Era una tarde de invierno en Barbastro, de esas en las que apetece escuchar historias. Mario llegó acompañado de los correligionarios políticos, al museo donde le esperaban gentes de distinta condición interesadas por los “Episodios extraordinarios de la historia de España”. A uno, acostumbrado a esas lides, le llamó poderosamente la atención que en el corazón del Ministerio de Fomento pudiera surgir la inspiración. Por eso, además de escuchar las preguntas inteligentes de mis compañeros, decidí hacerle solo dos y una foto con el gran Ángel Huguet.


-Deja constancia de que un político es también un gran ingeniero en narraciones.
– Yo no sé si seré ingeniero, pero lo intento hacer lo mejor que puedo en todo, en política, en mi trabajo diario.. Eso es lo que me enseñaron de pequeño, es lo que nos enseñan, los que hemos incubado, esto del instinto liberal de superarnos día a día y mejor cada día. Yo lo que sí que busco por las noches y por la mañana  cuando escribo a partir de las doce de la noche en mi ipad, es ese momento en el que puedo superar la tensión del trabajo diario.

– ¿Es posible escribir a esas horas con la concienta tranquila?
-Con la conciencia y además tranquila, primero por que sabes que no te llama la ministra, esa es una hora magnifica, la cual sabes que la ministra se va a dormir y la vicepresidenta, en principio, también. Si te llaman a esas horas es porque hay un problema grave, a veces ocurre. Si no te llaman es un momento tranquilo donde sabes que no te va a molestar nadie. Es el momento en el que yo me pongo en la cocina con mi ipad y los dos dedos, porque es una novela didactilar, y vivo una especie de mundo particular, es más, yo cuento una anécdota, hago el relato, me lo envío a mi correo electrónico y al día siguiente, cuando llego a mi trabajo, es como si recibiera mi regalo de la noche.

-Con cuál de los fenómenos extraordinarios de lo has pasado mejor? ¿Te vas a atrever con la siguiente etapa que son los más contemporáneos o los fenómenos no son tan extraordinarios?
– Los fenómenos son totalmente extraordinarios, lo que está pasando cada día, esto es un sainete, cuando un personaje sale por un lado, se sienta en un sofá con otro… Estamos viviendo un momento que es mas de tragicomedia y por supuesto daría para múltiples episodios.
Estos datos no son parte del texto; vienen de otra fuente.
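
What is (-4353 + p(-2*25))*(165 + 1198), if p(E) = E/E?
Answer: -5931776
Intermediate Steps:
p(E) = 1
(-4353 + p(-2*25))*(165 + 1198) = (-4353 + 1)*(165 + 1198) = -4352*1363 = -5931776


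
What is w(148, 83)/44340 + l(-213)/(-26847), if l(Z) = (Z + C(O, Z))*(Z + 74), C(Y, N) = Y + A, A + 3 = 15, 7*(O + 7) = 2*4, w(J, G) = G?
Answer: -2969600791/2777590620 ≈ -1.0691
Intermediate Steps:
O = -41/7 (O = -7 + (2*4)/7 = -7 + (1/7)*8 = -7 + 8/7 = -41/7 ≈ -5.8571)
A = 12 (A = -3 + 15 = 12)
C(Y, N) = 12 + Y (C(Y, N) = Y + 12 = 12 + Y)
l(Z) = (74 + Z)*(43/7 + Z) (l(Z) = (Z + (12 - 41/7))*(Z + 74) = (Z + 43/7)*(74 + Z) = (43/7 + Z)*(74 + Z) = (74 + Z)*(43/7 + Z))
w(148, 83)/44340 + l(-213)/(-26847) = 83/44340 + (3182/7 + (-213)**2 + (561/7)*(-213))/(-26847) = 83*(1/44340) + (3182/7 + 45369 - 119493/7)*(-1/26847) = 83/44340 + (201272/7)*(-1/26847) = 83/44340 - 201272/187929 = -2969600791/2777590620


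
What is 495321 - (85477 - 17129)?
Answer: 426973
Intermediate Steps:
495321 - (85477 - 17129) = 495321 - 1*68348 = 495321 - 68348 = 426973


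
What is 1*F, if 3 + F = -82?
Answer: -85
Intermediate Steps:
F = -85 (F = -3 - 82 = -85)
1*F = 1*(-85) = -85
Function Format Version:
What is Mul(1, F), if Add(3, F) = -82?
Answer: -85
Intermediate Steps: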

Te voy a decir en cuál he sentido más, a mi me gusta mucho el fútbol y soy aficionado del Atlético de Bilbao, entonces hay un relato que dedico los siete goles de Bata. Cuenta como 4.000 niños de Bilbao tuvieron que salir a Inglaterra en la guerra civil y lo hago mediante la imagen de un niño que tiene que salir disfrutando los siete goles que Bata le metió al Barcelona (solamente ha habido dos jugadores a lo largo de la historia española que han metido siete goles en un partido), conforme se van contando los goles los niños van transportándose en el tiempo. La historia llegó a oídos del Atlético de Bilbao, que por supuesto tienen el libro, y, además, le dedicaron un artículo en El Correo Vasco diciendo: “un niño que ha disfrutado siempre del Atlético de Bilbao ha dedicado una narración muy emotiva”.

También hay otro relato que a mi me gusta mucho, ‘La dama de Torcai”, en el que se conoce que una mujer luchó en la armada invencible disfrazada de hombre, que además llevaba su pecho cubierto precisamente para no revelar su condición femenina, no se ha sabido mucho mas de ella. A partir de ese hecho y con el contexto real de lo que pasó en lo de Nuestra Señora del Rosario, se va relatando una historia de amor desatado en el siglo. Generalmente los relatos cuestan escribirse unas dos noches o tres, pero ese lo hice en una noche, lo acabé a las cuatro de la mañana llorando, lo confieso, debía estar muy sensible del trabajo aquel día. Una historia de amor, de liberación, de pasión del siglo XVI.